8a) Die Klägerin hält die Bewertung des Verwaltungsgerichts für falsch, die Entlassung aus dem Schuldienst sei keine hoheitliche Maßnahme des Rates des Kreises R., die der verwaltungsrechtlichen Rehabilitierung nach § 1 VwRehaG zugänglich sei, sondern ein arbeitsrechtliches und damit privatrechtliches Handeln, das von § 1 Abs. 1 VwRehaG nicht erfasst werde (vgl. dazu 3 C 39.97 - Buchholz 115 Sonstiges Wiedervereinigungsrecht Nr. 13 = ZOV 1999, 55). Damit lässt sich eine grundsätzliche Bedeutung im Sinne des § 132 Abs. 2 Nr. 1 VwGO nicht dartun. Die Frage, ob sich eine Entlassung als hoheitliche Maßnahme oder als privatrechtliches Handeln darstellt, beantwortet sich aufgrund einer tatrichterlichen Würdigung des Einzelfalles; allgemeinverbindlich lässt sie sich nicht beantworten. Die Ausführungen der Klägerin geben auch keinen Anhaltspunkt dafür, dass die Bewertung des Verwaltungsgerichts, zu der es im Wege der grundsätzlich dem sachlichen Recht zugeordneten Sachverhalts- und Beweiswürdigung gelangt ist, ausnahmsweise im Sinne des § 132 Abs. 2 Nr. 3 VwGO verfahrensfehlerhaft - also etwa willkürlich - sein könnte.

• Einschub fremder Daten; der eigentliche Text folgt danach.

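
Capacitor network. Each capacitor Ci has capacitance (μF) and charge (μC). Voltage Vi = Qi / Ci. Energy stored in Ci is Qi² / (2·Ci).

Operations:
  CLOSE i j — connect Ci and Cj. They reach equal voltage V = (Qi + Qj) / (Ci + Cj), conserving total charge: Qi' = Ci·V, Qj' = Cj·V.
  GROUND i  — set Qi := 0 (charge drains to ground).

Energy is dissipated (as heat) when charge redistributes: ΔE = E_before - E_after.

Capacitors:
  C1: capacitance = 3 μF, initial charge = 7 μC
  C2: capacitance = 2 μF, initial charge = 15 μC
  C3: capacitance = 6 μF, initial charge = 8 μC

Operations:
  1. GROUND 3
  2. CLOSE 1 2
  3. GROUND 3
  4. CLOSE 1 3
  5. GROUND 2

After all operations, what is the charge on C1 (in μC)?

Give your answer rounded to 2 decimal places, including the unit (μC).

Initial: C1(3μF, Q=7μC, V=2.33V), C2(2μF, Q=15μC, V=7.50V), C3(6μF, Q=8μC, V=1.33V)
Op 1: GROUND 3: Q3=0; energy lost=5.333
Op 2: CLOSE 1-2: Q_total=22.00, C_total=5.00, V=4.40; Q1=13.20, Q2=8.80; dissipated=16.017
Op 3: GROUND 3: Q3=0; energy lost=0.000
Op 4: CLOSE 1-3: Q_total=13.20, C_total=9.00, V=1.47; Q1=4.40, Q3=8.80; dissipated=19.360
Op 5: GROUND 2: Q2=0; energy lost=19.360
Final charges: Q1=4.40, Q2=0.00, Q3=8.80

Answer: 4.40 μC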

9b) Das angefochtene Urteil weicht nicht von der Rechtsprechung des Bundesverwaltungsgerichts ab. Soweit die Klägerin Widersprüche zum Urteil des Senats vom - 3 C 1.03 - (BVerwGE 119, 102) sehen will, moniert sie, das Verwaltungsgericht habe die in diesem Urteil vorgenommene Auslegung des Verwaltungsrechtlichen Rehabilitierungsgesetzes nicht hinreichend berücksichtigt. Auch damit sind bloße Subsumtionsfehler gerügt. Zur Darlegung einer Divergenz im Sinne von § 132 Abs. 2 Nr. 2 VwGO ist es erforderlich, dass der Beschwerdeführer einen tragenden (abstrakten) Rechtssatz der vorinstanzlichen Entscheidung herausarbeitet und diesem einen ebensolchen Rechtssatz in Anwendung derselben Rechtsvorschrift aus einer Entscheidung eines divergenzfähigen Gerichts gegenüberstellt, zu dem sich das angefochtene Urteil in Widerspruch gesetzt hat (stRspr, 2 B 107.13 - Buchholz 310 § 132 Abs. 2 Ziff. 2 VwGO Nr. 20 Rn. 3 m.w.N.). Eine solche Gegenüberstellung wird aus dem Vorbringen der Klägerin nicht ersichtlich. Abgesehen davon besteht der behauptete Widerspruch nicht. Während sich das angefochtene Urteil mit der Frage auseinandersetzt, ob die streitige Maßnahme (hier die Entlassung) hoheitlichen Charakter hatte, legt das zitierte Urteil des Bundesverwaltungsgerichts vielmehr zugrunde, dass die Repressalien, denen der Kläger jenes Verfahrens ausgesetzt war, hoheitliche Realakte behördlicher Stellen der DDR im Sinne des § 1 Abs. 5 VwRehaG waren (vgl. BVerwGE 119, 102 <111>). Abrundend ist dort überdies ausgeführt, dass Benachteiligungen am Arbeitsplatz, um die es auch der Klägerin geht, beruflich rehabilitierungsfähig sind, obwohl sie privatrechtlichen Charakter haben. Im Unterschied zum Verwaltungsrechtlichen Rehabilitierungsgesetz erfasst das Berufliche Rehabilitierungsgesetz in § 1 Abs. 1 Nr. 4 auch "andere", nämlich nicht hoheitliche Maßnahmen. Entsprechend ist die Klägerin, worauf das angefochtene Urteil (UA S. 6) zu Recht hinweist, mit Blick auf die arbeitsrechtlich erlittenen Repressionen und Einbußen beruflich rehabilitiert worden.